We’re told this story in a series of flashbacks as Miles attempts to make sense of the world he’s woken up in. While the nurses and doctors won’t speak to him, they want him to “tell” his story, write it down on the many pieces of paper they provide him, and so we’re taken back to the beginning with Miles and his dreams for his company, Lingua Franca.

This company help towns out of bankruptcy by pairing them with corporate sponsors and so towns end up with names like Stella Artois, Powerade, and Carphone Warehouse. Yes, it’s as ridiculous as it sounds. The story is funny, more often intentionally absurd and it’s meant to be. They’re naming towns after frozen fish companies, for goodness sake! But it gets you thinking.

Having a corporate sponsor for your town means you’re raised from bankruptcy, you can have a flourishing economy again, fully funded services to help you achieve a healthy population. But does giving up your name contribute to the death of language? The humour is cleverly used here, drawing you in with this laughter while mixing you up in this very complicated debate.

There are a lot of interesting things said about language in this book and I honestly don’t know exactly where I stand in this argument. While you could say that replacing a town’s name removes its history, the pride people feel as citizens, it’s nothing that hasn’t been done before and it’s obviously doing some good in bringing these towns back to life. It’s hard to say which reasoning outweighs the other.

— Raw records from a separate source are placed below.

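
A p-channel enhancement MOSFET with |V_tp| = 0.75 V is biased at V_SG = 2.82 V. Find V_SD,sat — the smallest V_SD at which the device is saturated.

V_SD,sat = 2.07 V

The boundary between triode and saturation is V_SD = V_SG − |V_tp| = V_ov.
V_ov = 2.82 − 0.75 = 2.07 V.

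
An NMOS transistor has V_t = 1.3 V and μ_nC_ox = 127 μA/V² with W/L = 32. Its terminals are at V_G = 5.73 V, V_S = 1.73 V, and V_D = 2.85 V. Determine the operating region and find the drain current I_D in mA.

V_GS = V_G − V_S = 5.73 − 1.73 = 4 V; V_DS = V_D − V_S = 2.85 − 1.73 = 1.12 V.
k_n = μ_nC_ox · (W/L) = 4.064 mA/V².
V_ov = V_GS − V_t = 4 − 1.3 = 2.7 V.
Since V_DS = 1.12 V < V_ov = 2.7 V, the device is in the triode region.
I_D = k_n [V_ov · V_DS − ½ V_DS²] = 4.064 × [2.7 × 1.12 − 0.5 × 1.12²] = 9.74 mA.

Triode; I_D = 9.74 mA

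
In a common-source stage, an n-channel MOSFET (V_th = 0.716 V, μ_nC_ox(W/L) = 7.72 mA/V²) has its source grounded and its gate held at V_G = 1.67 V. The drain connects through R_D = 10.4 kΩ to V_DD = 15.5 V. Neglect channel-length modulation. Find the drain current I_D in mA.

V_GS = V_G = 1.67 V, so V_ov = 1.67 − 0.716 = 0.954 V.
Assume saturation: I_D = ½ k_n V_ov² = 0.5 × 7.72 × 0.954² = 3.51 mA, giving V_DS = V_DD − I_D R_D = 15.5 − 3.51 × 10.4 = -21 V.
But -21 V < V_ov = 0.954 V, so the device is actually in triode.
In triode I_D = k_n[V_ov V_DS − ½ V_DS²] and I_D = (V_DD − V_DS)/R_D. Equating: 40.1 V_DS² − 77.59 V_DS + 15.5 = 0, giving V_DS = 0.226 V (the root below V_ov).
I_D = (15.5 − 0.226) / 10.4 = 1.47 mA.

I_D = 1.47 mA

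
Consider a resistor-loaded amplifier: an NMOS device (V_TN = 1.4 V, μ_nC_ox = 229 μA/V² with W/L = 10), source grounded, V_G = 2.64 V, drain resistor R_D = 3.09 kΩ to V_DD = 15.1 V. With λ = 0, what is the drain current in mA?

I_D = 1.76 mA

V_GS = V_G = 2.64 V, so V_ov = 2.64 − 1.4 = 1.24 V.
k_n = μ_nC_ox · (W/L) = 2.29 mA/V².
Assume saturation: I_D = ½ k_n V_ov² = 0.5 × 2.29 × 1.24² = 1.76 mA, giving V_DS = V_DD − I_D R_D = 15.1 − 1.76 × 3.09 = 9.66 V.
V_DS = 9.66 V ≥ V_ov = 1.24 V, confirming saturation.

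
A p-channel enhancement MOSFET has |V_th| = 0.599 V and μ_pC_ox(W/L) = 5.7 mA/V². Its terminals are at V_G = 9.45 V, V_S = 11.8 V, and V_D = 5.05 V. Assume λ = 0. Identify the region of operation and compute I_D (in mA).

V_SG = V_S − V_G = 11.8 − 9.45 = 2.35 V; V_SD = V_S − V_D = 11.8 − 5.05 = 6.75 V.
V_ov = V_SG − |V_th| = 2.35 − 0.599 = 1.75 V.
Since V_SD = 6.75 V ≥ V_ov = 1.75 V, the device is in saturation.
I_D = ½ k_p V_ov² = 0.5 × 5.7 × 1.75² = 8.74 mA.

Saturation; I_D = 8.74 mA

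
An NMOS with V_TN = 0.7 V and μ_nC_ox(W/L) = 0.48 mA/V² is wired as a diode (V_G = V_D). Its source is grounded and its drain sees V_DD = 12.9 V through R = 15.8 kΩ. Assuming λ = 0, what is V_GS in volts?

With gate tied to drain, V_GS = V_DS ≥ V_GS − V_TN, so the device is in saturation.
KCL at the drain: ½ k_n (V_GS − V_TN)² = (V_DD − V_GS)/R.
Let x = V_GS − 0.7. Then 3.79 x² + x − 12.2 = 0, giving x = 1.67 V (positive root), so V_GS = 2.37 V.
I_D = (V_DD − V_GS)/R = (12.9 − 2.37) / 15.8 = 0.667 mA.

V_GS = 2.37 V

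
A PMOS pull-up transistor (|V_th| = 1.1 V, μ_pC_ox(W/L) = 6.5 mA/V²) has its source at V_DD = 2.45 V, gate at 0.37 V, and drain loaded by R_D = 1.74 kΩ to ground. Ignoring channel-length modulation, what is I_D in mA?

V_SG = V_DD − V_G = 2.45 − 0.37 = 2.08 V, so V_ov = 2.08 − 1.1 = 0.98 V.
Assume saturation: I_D = ½ k_p V_ov² = 0.5 × 6.5 × 0.98² = 3.12 mA, giving V_SD = V_DD − I_D R_D = 2.45 − 3.12 × 1.74 = -2.98 V.
But -2.98 V < V_ov = 0.98 V, so the device is actually in triode.
In triode I_D = k_p[V_ov V_SD − ½ V_SD²] and I_D = (V_DD − V_SD)/R_D. Equating: 5.66 V_SD² − 12.08 V_SD + 2.45 = 0, giving V_SD = 0.227 V (the root below V_ov).
I_D = (2.45 − 0.227) / 1.74 = 1.28 mA.

I_D = 1.28 mA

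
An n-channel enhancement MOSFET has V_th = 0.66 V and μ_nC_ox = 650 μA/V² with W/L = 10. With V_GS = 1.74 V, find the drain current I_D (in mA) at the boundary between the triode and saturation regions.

I_D = 3.79 mA

At the boundary V_DS = V_ov = V_GS − V_th = 1.74 − 0.66 = 1.08 V.
k_n = μ_nC_ox · (W/L) = 6.5 mA/V².
I_D = ½ k_n V_ov² = 0.5 × 6.5 × 1.08² = 3.79 mA.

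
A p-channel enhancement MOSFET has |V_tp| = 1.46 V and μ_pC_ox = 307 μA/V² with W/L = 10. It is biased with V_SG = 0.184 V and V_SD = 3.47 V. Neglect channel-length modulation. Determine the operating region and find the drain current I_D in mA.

Cutoff; I_D = 0 mA

V_SG = 0.184 V < |V_tp| = 1.46 V, so the transistor is in cutoff.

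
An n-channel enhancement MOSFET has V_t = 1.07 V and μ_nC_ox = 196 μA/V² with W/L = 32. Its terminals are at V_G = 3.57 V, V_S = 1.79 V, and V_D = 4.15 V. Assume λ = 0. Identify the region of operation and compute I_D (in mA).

V_GS = V_G − V_S = 3.57 − 1.79 = 1.78 V; V_DS = V_D − V_S = 4.15 − 1.79 = 2.36 V.
k_n = μ_nC_ox · (W/L) = 6.272 mA/V².
V_ov = V_GS − V_t = 1.78 − 1.07 = 0.71 V.
Since V_DS = 2.36 V ≥ V_ov = 0.71 V, the device is in saturation.
I_D = ½ k_n V_ov² = 0.5 × 6.272 × 0.71² = 1.58 mA.

Saturation; I_D = 1.58 mA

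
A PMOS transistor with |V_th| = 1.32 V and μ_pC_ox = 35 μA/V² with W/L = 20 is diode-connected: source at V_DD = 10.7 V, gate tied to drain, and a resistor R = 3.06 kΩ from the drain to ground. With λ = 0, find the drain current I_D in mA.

With gate tied to drain, V_SG = V_SD ≥ V_SG − |V_th|, so the device is in saturation.
k_p = μ_pC_ox · (W/L) = 0.7 mA/V².
KCL at the drain: ½ k_p (V_SG − |V_th|)² = (V_DD − V_SG)/R.
Let x = V_SG − 1.32. Then 1.07 x² + x − 9.38 = 0, giving x = 2.53 V (positive root), so V_SG = 3.85 V.
I_D = (V_DD − V_SG)/R = (10.7 − 3.85) / 3.06 = 2.24 mA.

I_D = 2.24 mA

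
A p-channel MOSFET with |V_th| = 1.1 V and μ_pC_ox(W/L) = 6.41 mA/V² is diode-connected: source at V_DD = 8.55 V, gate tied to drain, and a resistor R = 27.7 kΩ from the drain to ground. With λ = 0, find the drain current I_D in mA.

With gate tied to drain, V_SG = V_SD ≥ V_SG − |V_th|, so the device is in saturation.
KCL at the drain: ½ k_p (V_SG − |V_th|)² = (V_DD − V_SG)/R.
Let x = V_SG − 1.1. Then 88.8 x² + x − 7.45 = 0, giving x = 0.284 V (positive root), so V_SG = 1.38 V.
I_D = (V_DD − V_SG)/R = (8.55 − 1.38) / 27.7 = 0.259 mA.

I_D = 0.259 mA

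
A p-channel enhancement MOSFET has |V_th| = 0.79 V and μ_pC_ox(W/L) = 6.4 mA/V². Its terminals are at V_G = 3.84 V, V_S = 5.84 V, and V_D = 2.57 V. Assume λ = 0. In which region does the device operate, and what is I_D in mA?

V_SG = V_S − V_G = 5.84 − 3.84 = 2 V; V_SD = V_S − V_D = 5.84 − 2.57 = 3.27 V.
V_ov = V_SG − |V_th| = 2 − 0.79 = 1.21 V.
Since V_SD = 3.27 V ≥ V_ov = 1.21 V, the device is in saturation.
I_D = ½ k_p V_ov² = 0.5 × 6.4 × 1.21² = 4.69 mA.

Saturation; I_D = 4.69 mA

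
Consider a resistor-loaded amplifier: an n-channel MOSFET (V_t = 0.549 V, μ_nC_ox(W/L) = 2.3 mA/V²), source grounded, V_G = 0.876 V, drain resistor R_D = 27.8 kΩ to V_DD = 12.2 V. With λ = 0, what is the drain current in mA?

I_D = 0.123 mA

V_GS = V_G = 0.876 V, so V_ov = 0.876 − 0.549 = 0.327 V.
Assume saturation: I_D = ½ k_n V_ov² = 0.5 × 2.3 × 0.327² = 0.123 mA, giving V_DS = V_DD − I_D R_D = 12.2 − 0.123 × 27.8 = 8.78 V.
V_DS = 8.78 V ≥ V_ov = 0.327 V, confirming saturation.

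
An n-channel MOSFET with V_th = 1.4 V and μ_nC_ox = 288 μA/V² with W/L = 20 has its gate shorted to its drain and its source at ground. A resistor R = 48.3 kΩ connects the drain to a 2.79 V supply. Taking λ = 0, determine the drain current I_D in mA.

I_D = 0.0268 mA

With gate tied to drain, V_GS = V_DS ≥ V_GS − V_th, so the device is in saturation.
k_n = μ_nC_ox · (W/L) = 5.76 mA/V².
KCL at the drain: ½ k_n (V_GS − V_th)² = (V_DD − V_GS)/R.
Let x = V_GS − 1.4. Then 139 x² + x − 1.39 = 0, giving x = 0.0964 V (positive root), so V_GS = 1.5 V.
I_D = (V_DD − V_GS)/R = (2.79 − 1.5) / 48.3 = 0.0268 mA.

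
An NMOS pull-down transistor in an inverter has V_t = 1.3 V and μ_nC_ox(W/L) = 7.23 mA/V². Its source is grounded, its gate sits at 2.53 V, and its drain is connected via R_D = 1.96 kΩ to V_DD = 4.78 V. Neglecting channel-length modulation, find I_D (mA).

I_D = 2.29 mA

V_GS = V_G = 2.53 V, so V_ov = 2.53 − 1.3 = 1.23 V.
Assume saturation: I_D = ½ k_n V_ov² = 0.5 × 7.23 × 1.23² = 5.47 mA, giving V_DS = V_DD − I_D R_D = 4.78 − 5.47 × 1.96 = -5.94 V.
But -5.94 V < V_ov = 1.23 V, so the device is actually in triode.
In triode I_D = k_n[V_ov V_DS − ½ V_DS²] and I_D = (V_DD − V_DS)/R_D. Equating: 7.09 V_DS² − 18.43 V_DS + 4.78 = 0, giving V_DS = 0.292 V (the root below V_ov).
I_D = (4.78 − 0.292) / 1.96 = 2.29 mA.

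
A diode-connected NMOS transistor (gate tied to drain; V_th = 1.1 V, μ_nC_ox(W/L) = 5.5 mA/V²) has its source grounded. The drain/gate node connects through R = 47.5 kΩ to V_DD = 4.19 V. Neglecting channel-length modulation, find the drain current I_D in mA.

With gate tied to drain, V_GS = V_DS ≥ V_GS − V_th, so the device is in saturation.
KCL at the drain: ½ k_n (V_GS − V_th)² = (V_DD − V_GS)/R.
Let x = V_GS − 1.1. Then 131 x² + x − 3.09 = 0, giving x = 0.15 V (positive root), so V_GS = 1.25 V.
I_D = (V_DD − V_GS)/R = (4.19 − 1.25) / 47.5 = 0.0619 mA.

I_D = 0.0619 mA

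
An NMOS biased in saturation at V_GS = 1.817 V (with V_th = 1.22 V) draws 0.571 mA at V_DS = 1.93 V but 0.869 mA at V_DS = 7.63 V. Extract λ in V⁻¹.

λ = 0.111 V⁻¹

With V_GS fixed, I_D ∝ (1 + λ V_DS) in saturation, so I_D2/I_D1 = (1 + λ V_DS2)/(1 + λ V_DS1).
0.869/0.571 = 1.522 = (1 + 7.63 λ)/(1 + 1.93 λ).
Solving: λ (I_D1 V_DS2 − I_D2 V_DS1) = I_D2 − I_D1, so λ = (0.869 − 0.571) / (0.571 × 7.63 − 0.869 × 1.93) = 0.298 / 2.68 = 0.111 V⁻¹.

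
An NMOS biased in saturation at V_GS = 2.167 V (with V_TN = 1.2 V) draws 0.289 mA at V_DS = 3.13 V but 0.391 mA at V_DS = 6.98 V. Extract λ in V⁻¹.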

What was surprising, and a little unfortunate, is that the scene we open with is never really explained. Miles was in a shipwreck but how that occurs is left for the reader to speculate, I suppose. I didn’t find it fair that it was left open, not just because of unanswered questions but it felt that the characters themselves found it unimportant. I would think such a catastrophe that could result in many injuries would be treated with a little more compassion.

My issues came more with the ending of the book, though as always no spoilers here. I don’t know that I agreed with how the central argument was realized. It felt a little too easy, too simplified, and very much like one side just gave up without a fight. I’m not saying that I sided with one group more than the other but I don’t think this argument can be clearly segmented into wrong vs. right. There’s a lot at work in these discussions, many complex issues that are actually brought up in the book, so it felt like we lost something with the ends so neatly tied up to finish our story.